Eylemlerine destek amacıyla siyasi partilere ziyaret başlatan Kıbrıs Türk Orta Eğitim Öğretmenler Sendikası (KTOEÖS) yönetimi, CTP, DP ve YKP’yi ziyaret etti.
Sendika ziyaretinde üç siyasi parti de hükümetin icraatlarını eleştirdi.
KTOEÖS Başkanı Tahir Gökçebel, Haspolat’taki Meslek Lisesi’nde İlahiyat Bölümü açılmasından dolayı 2.5 ay grev yaptıklarını ve gerekçelerinin kamuoyu tarafından ancak eylem kararından sonra anlaşıldığını anlattı.
“Kamuoyunun, külliye ve arazi tahsisinin ardından gerçekleri gördüğünü” savunan Gökçebel, Kıbrıs Türk halkına sosyal, ekonomik ve ardından kültürel “dayatmalar” yapıldığını, ancak bu yapılmak istenenlerin yasalara aykırı olduğunu öne sürdü.
Gökçebel, Kıbrıs Türk halkının bünyesine uymayan davranışlara duyarlılık gösterdiklerini ve buna devam edeceklerini kaydederek, “UBP’nin iradesiz tavırlar sergileyen, toplumdan, Kıbrıs Türk halkından ve beklentilerinden kopuk bir hükümet olduğunu” savundu.
Hükümetin istila ve yağma görüntüsü sergilediğini de ileri süren Gökçebel, hükümetin tepkilerine duyarsız kaldığını, yaptıkları görüşmelerde konunun Bakanlar Kurulu’na götürüleceğiyle ilgili söz aldıklarını, ancak şu ana kadar bir sonuç alamadıklarını söyledi.

Yorgancıoğlu: Halkın geleceği risk altında

CTP Genel Başkanı Özkan Yorgancıoğlu da konuşmasında, parti olarak bireylerin inanç özgürlüğüne inandıklarını, ancak devletin tek tip insan yetiştirir gibi inanç konusunda zorunluluklar getirmesini doğru bulmadıklarını belirtti.
Bu yönde bir ihtiyaç varsa devletin bunu eğitim içinde tercihli bir sistem yaratarak giderebileceğini söyleyen Yorgancıoğlu, ancak son dönemde Haspolat’ta yaşananların ve ardından gündeme gelen kolejin bu sistemin dışında adımlar olduğunu dile getirdi.
Yorgancıoğlu, yapılmaya çalışanların yasaya aykırı olması iddialarının ve verilen araziye başka talipler olduğunun ortaya çıkmasının toplumun rahatsızlık duyan kesimlerini çoğalttığını, bu nedenle Meclis Genel Kurulu’na konuyla ilgili araştırma önergesi verdiklerini söyledi.
Halkın çoğunluğunun oyuyla iktidar olan UBP’nin dirayet sahibi olmadığını savunan Yorgancıoğlu, atılan adımların halkın geleceğini riske atacak şekilde olduğunu kaydetti.

Denktaş: Dayatma

DP Genel Başkanı Serdar Denktaş da konuşmasında, son dönemde bu konuyla ilgili tartışmaları ilgiyle izlediğini belirterek, bazı kesimlerin konuyla ilgili “dayatmalarının” Kıbrıs Türk halkını dinden soğutacak noktaya getirdiğini savundu.
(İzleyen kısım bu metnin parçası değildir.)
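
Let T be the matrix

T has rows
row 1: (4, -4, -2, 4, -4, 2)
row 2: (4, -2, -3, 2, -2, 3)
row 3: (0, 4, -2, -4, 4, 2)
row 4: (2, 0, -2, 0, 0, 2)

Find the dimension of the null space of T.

Row reduce to echelon form.
R2 ← R2 − R1: [0, 2, -1, -2, 2, 1]
R4 ← R4 − (1/2)·R1: [0, 2, -1, -2, 2, 1]
R3 ← R3 − (2)·R2: [0, 0, 0, 0, 0, 0]
R4 ← R4 − R2: [0, 0, 0, 0, 0, 0]
2 nonzero rows, so rank(T) = 2.
T has 6 columns; by rank–nullity, nullity = 6 − 2 = 4.

4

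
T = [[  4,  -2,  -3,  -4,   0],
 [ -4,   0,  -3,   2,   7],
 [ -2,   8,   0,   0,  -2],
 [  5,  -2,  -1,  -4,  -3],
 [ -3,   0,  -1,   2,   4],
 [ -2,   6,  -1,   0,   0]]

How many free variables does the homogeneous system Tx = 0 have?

2

Row reduce to echelon form.
R2 ← R2 + R1: [0, -2, -6, -2, 7]
R3 ← R3 + (1/2)·R1: [0, 7, -3/2, -2, -2]
R4 ← R4 − (5/4)·R1: [0, 1/2, 11/4, 1, -3]
R5 ← R5 + (3/4)·R1: [0, -3/2, -13/4, -1, 4]
R6 ← R6 + (1/2)·R1: [0, 5, -5/2, -2, 0]
R3 ← R3 + (7/2)·R2: [0, 0, -45/2, -9, 45/2]
R4 ← R4 + (1/4)·R2: [0, 0, 5/4, 1/2, -5/4]
R5 ← R5 − (3/4)·R2: [0, 0, 5/4, 1/2, -5/4]
R6 ← R6 + (5/2)·R2: [0, 0, -35/2, -7, 35/2]
R4 ← R4 + (1/18)·R3: [0, 0, 0, 0, 0]
R5 ← R5 + (1/18)·R3: [0, 0, 0, 0, 0]
R6 ← R6 − (7/9)·R3: [0, 0, 0, 0, 0]
3 nonzero rows, so rank(T) = 3.
T has 5 columns; by rank–nullity, nullity = 5 − 3 = 2.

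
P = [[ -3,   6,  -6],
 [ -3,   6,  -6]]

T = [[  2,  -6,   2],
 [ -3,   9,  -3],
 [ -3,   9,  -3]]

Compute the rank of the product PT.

First compute PT:
[[ -6,  18,  -6],
 [ -6,  18,  -6]]
Now row reduce the product.
R2 ← R2 − R1: [0, 0, 0]
1 nonzero row, so rank(PT) = 1.

1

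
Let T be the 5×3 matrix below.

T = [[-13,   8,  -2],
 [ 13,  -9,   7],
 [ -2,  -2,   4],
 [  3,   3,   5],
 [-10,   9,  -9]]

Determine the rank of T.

3

Row reduce to echelon form.
R2 ← R2 + R1: [0, -1, 5]
R3 ← R3 − (2/13)·R1: [0, -42/13, 56/13]
R4 ← R4 + (3/13)·R1: [0, 63/13, 59/13]
R5 ← R5 − (10/13)·R1: [0, 37/13, -97/13]
R3 ← R3 − (42/13)·R2: [0, 0, -154/13]
R4 ← R4 + (63/13)·R2: [0, 0, 374/13]
R5 ← R5 + (37/13)·R2: [0, 0, 88/13]
R4 ← R4 + (17/7)·R3: [0, 0, 0]
R5 ← R5 + (4/7)·R3: [0, 0, 0]
Echelon form has 3 nonzero rows, so rank(T) = 3.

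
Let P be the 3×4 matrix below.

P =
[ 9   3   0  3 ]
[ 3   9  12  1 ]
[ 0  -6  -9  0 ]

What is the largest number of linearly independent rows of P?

2

Row reduce to echelon form.
R2 ← R2 − (1/3)·R1: [0, 8, 12, 0]
R3 ← R3 + (3/4)·R2: [0, 0, 0, 0]
Echelon form has 2 nonzero rows, so rank(P) = 2.
The rank gives the maximum number of linearly independent rows: 2.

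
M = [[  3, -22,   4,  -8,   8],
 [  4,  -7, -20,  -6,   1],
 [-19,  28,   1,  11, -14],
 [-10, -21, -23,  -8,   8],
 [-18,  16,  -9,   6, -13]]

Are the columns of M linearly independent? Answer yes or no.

yes

Row reduce M to echelon form.
R2 ← R2 − (4/3)·R1: [0, 67/3, -76/3, 14/3, -29/3]
R3 ← R3 + (19/3)·R1: [0, -334/3, 79/3, -119/3, 110/3]
R4 ← R4 + (10/3)·R1: [0, -283/3, -29/3, -104/3, 104/3]
R5 ← R5 + (6)·R1: [0, -116, 15, -42, 35]
R3 ← R3 + (334/67)·R2: [0, 0, -6697/67, -1099/67, -772/67]
R4 ← R4 + (283/67)·R2: [0, 0, -7817/67, -1002/67, -413/67]
R5 ← R5 + (348/67)·R2: [0, 0, -7811/67, -1190/67, -1019/67]
R4 ← R4 − (7817/6697)·R3: [0, 0, 0, 28067/6697, 48789/6697]
R5 ← R5 − (7811/6697)·R3: [0, 0, 0, 9177/6697, -11853/6697]
R5 ← R5 − (9177/28067)·R4: [0, 0, 0, 0, -8964/2159]
5 pivots among 5 columns.
Every column is a pivot column, so the columns are linearly independent.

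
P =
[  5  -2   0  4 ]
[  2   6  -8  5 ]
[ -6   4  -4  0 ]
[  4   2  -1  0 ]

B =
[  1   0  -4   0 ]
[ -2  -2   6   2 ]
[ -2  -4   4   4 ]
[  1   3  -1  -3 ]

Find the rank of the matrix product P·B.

First compute PB:
[[ 13,  16, -36, -16],
 [ 11,  35,  -9, -35],
 [ -6,   8,  32,  -8],
 [  2,   0,  -8,   0]]
Now row reduce the product.
R2 ← R2 − (11/13)·R1: [0, 279/13, 279/13, -279/13]
R3 ← R3 + (6/13)·R1: [0, 200/13, 200/13, -200/13]
R4 ← R4 − (2/13)·R1: [0, -32/13, -32/13, 32/13]
R3 ← R3 − (200/279)·R2: [0, 0, 0, 0]
R4 ← R4 + (32/279)·R2: [0, 0, 0, 0]
2 nonzero rows, so rank(PB) = 2.

2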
Denktaş, dinlerini ileri seviyede yaşamak isteyenlere yol bulmanın hükümetin görevi olduğunu, ancak toplumu bölmeye kimsenin hakkı olmadığını söyledi.
Denktaş, Lefkoşa’daki tüm okulları bir kampus içine toplamaya kimsenin itirazı olmayacağını ancak verilen eğitimi değiştirmeyi ve okulların boşaltılacak binalarını alışveriş merkezi haline getirilsin diye birilerine vermeyi kimsenin kabul etmeyeceğini belirterek, “Alışveriş merkezi yapacak olan bina satın alsın, yapsın, haksız rekabeti bu boyuta taşımak olmaz” dedi.
“Vakıflar İdaresi’nin TC Hükümeti’nin görüşleri doğrultusunda bir anda dini bir kuruluş olduğunu hatırlamasının ilginç olduğunu” ifade eden Denktaş, “KKTC’de herkes dinini istediği şekilde özgür yaşar, kimse kimseye karışmaz. Biz bu halimizden memnunuz” dedi.

YKP’den tepki

YKP Yürütme Kurulu Sekreteri Murat Kanatlı da, tüm bu gelişmeleri Avrupa Sol Partisi toplantısına taşıdıklarını belirtti ve hükümeti “acenta” olmakla suçladı.
Gelişmelerden kaygı duyduklarını söyleyen Kanatlı, Lefkoşa merkezindeki okulların dışarıya taşınarak aslında külliyenin bu okulların yerine yapılacağını öne sürdü.
YKP Yürütme Kurulu üyesi Alpay Durduran da, KTOEÖS’ün mücadele amacını paylaştıklarını kaydederek, Kıbrıs Türk toplumunun “dini ihtiyaçlarını karşılayamadığına” dair bir şikayeti olmadığını söyledi.
Durduran, Kıbrıs Türk toplumu kurumlarından evkafın dini ihtiyaçları karşılamakla görevli olduğunu ancak bu özellikle din adamı yetiştirmek konusunda üstüne düşeni yapmadığını, bunun yerine Türkiye’den imam ithal ettiğini ve bu insanlarla Kıbrıs Türk toplumuyla çatıştığını savundu.